Dziesiątki tysięcy Rosjan już w Serbii
Serbskie media szacują liczbę Rosjan, którzy do tej pory przybyli, na od 30 000 do 50 000. Brak jest oficjalnych informacji. Pewne jest, że w ciągu ostatnich kilku miesięcy w serbskim rejestrze handlowym zarejestrowano ponad 1000 rosyjskich firm, głównie informatycznych.
Serbska premier Ana Brnabić bagatelizuje liczby. Mówi, że od inwazji rosyjskiej 24 lutego 2022 r. do Serbii wkroczyło tylko 12 000 Rosjan. 6500 otrzymałoby wizę pracowniczą, 3500 pozwolenie na pobyt, a kolejne 1800 złożyłoby wniosek o pozwolenie na pracę. Ale mało kto jej wierzy: autokratyczny serbski rząd często oczekuje od swoich obywateli, aby nie wierzyli własnym oczom, ale wierzyli w to, co serwują im lojalne wobec rządu media.

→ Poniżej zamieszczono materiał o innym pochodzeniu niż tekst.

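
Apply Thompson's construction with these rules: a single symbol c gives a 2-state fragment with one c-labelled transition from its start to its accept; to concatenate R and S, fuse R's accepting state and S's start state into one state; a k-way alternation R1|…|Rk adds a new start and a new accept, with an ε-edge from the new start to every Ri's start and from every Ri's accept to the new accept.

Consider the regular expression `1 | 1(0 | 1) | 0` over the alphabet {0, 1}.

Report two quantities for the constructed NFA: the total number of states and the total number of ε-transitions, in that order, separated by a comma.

Per subexpression:
Each of the 5 symbol leaves contributes 2 states and 0 ε-transitions.
  0 | 1 → 6 states, 4 ε-transitions
  1(0 | 1) → 7 states, 4 ε-transitions
  1 | 1(0 | 1) | 0 → 13 states, 10 ε-transitions

13, 10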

równowagi między Rosją a UE
Serbia, kandydatka do członkostwa w UE, irytuje Unię Europejską i Stany Zjednoczone zdecydowanie przyjaznymi stosunkami i strategicznym partnerstwem z Moskwą, z którego Belgrad nie odpuścił nawet w czasie wojny na Ukrainie. Zewsząd narasta krytyka, aw Parlamencie Europejskim ma zostać przyjęta rezolucja wzywająca do zablokowania procesu integracji Serbii do czasu ostatecznego nałożenia sankcji na Rosję. Wydaje się, że serbski spacer po linie między Wschodem a Zachodem dobiega końca. Prezydent Aleksandar Vučić ogłosił historyczne przemówienie do narodu 8 października. Często jednak wygłasza takie przemówienia.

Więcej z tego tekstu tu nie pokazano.